MSCs have many properties, including immunoregulation, differentiation into HLCs, and repair of damaged tissue, which contribute to the treatment of liver failure. Many previous studies have shown that MSCs can effectively treat liver failure, most preclinical studies but few clinical studies. In most of the existing studies, researchers observed the short-term benefits of MSC therapy but long-term efficacy was lacking. Therefore, it is unclear whether MSC therapy can provide long-term benefits. The mechanism of MSC treatment for liver failure is primarily focused on differentiation of MSCs into hepatocytes and immunoregulation, and the effect of immunoregulation seems more obvious.

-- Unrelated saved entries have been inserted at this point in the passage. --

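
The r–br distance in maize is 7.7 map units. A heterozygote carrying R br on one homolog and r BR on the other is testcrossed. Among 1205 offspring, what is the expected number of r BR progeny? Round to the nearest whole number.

A map distance of 7.7 map units corresponds to a recombination frequency of 0.077.
The F1 is R br / r BR, so r BR is a parental gamete class with expected frequency (1 − r)/2 = 0.923/2 = 0.4615.
Expected number = 0.4615 × 1205 = 556.11 ≈ 556.

556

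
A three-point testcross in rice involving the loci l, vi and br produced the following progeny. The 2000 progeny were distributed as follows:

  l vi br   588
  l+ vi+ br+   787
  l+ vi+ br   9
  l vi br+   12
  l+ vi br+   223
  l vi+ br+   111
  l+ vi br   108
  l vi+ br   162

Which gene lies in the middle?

br

The two most frequent reciprocal classes, l+ vi+ br+ and l vi br, are the parental types, so the F1 was l+ vi+ br+ / l vi br.
The two rarest classes, l+ vi+ br and l vi br+, are the double crossovers. Comparing them with the parentals, only the br allele has switched, so br is the middle locus and the order is vi – br – l.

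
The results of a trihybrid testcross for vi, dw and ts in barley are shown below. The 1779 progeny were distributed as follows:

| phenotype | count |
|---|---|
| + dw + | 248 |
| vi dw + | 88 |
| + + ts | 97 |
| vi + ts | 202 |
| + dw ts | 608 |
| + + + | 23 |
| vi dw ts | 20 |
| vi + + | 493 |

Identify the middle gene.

The two most frequent reciprocal classes, vi + + and + dw ts, are the parental types, so the F1 was vi + + / + dw ts.
The two rarest classes, + + + and vi dw ts, are the double crossovers. Comparing them with the parentals, only the vi allele has switched, so vi is the middle locus and the order is dw – vi – ts.

vi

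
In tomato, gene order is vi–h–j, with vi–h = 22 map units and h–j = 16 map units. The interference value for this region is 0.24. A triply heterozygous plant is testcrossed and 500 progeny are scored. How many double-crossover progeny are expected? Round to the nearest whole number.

13

Map distances give recombination frequencies of 0.220 and 0.160 for the two intervals.
With interference 0.24 (so coincidence = 0.76), expected double-crossover frequency = 0.220 × 0.160 × 0.76 = 0.02675.
Expected number = 0.02675 × 500 = 13.38 ≈ 13.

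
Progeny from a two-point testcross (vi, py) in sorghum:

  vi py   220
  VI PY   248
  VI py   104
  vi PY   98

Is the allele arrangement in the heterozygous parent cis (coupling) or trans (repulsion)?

cis

The two most frequent classes are VI PY (248) and vi py (220); these are the parental (non-recombinant) types.
So the F1 carried VI PY on one chromosome and vi py on the other — the recessive alleles are on the same chromosome (cis / coupling).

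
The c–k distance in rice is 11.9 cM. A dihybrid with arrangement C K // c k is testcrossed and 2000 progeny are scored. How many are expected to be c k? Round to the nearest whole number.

881

A map distance of 11.9 cM corresponds to a recombination frequency of 0.119.
The F1 is C K / c k, so c k is a parental gamete class with expected frequency (1 − r)/2 = 0.881/2 = 0.4405.
Expected number = 0.4405 × 2000 = 881.00 ≈ 881.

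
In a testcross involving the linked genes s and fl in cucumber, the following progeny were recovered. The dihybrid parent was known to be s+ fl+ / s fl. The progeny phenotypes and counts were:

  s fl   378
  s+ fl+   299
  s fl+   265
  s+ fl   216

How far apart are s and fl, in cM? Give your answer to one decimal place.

The recombinant classes are s+ fl and s fl+: 216 + 265 = 481.
Recombination frequency = 481/1158 = 0.4154 ≈ 41.5%, i.e. 41.5 cM.

41.5 cM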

In addition to MSC therapy alone, MSC modification or MSCs combined with other treatment methods are being increasingly considered. But there are still many problems to be solved in standardizing the process of MSC therapy for liver failure, including determination of the optimal time, dose, and route for MSC transplantation; improvement of the colonization rate and survival rate of MSCs in the liver; and the safety of MSC transplantation. Consequently, although MSCs have great potential in treating liver failure, they are facing numerous challenges prior to clinical application.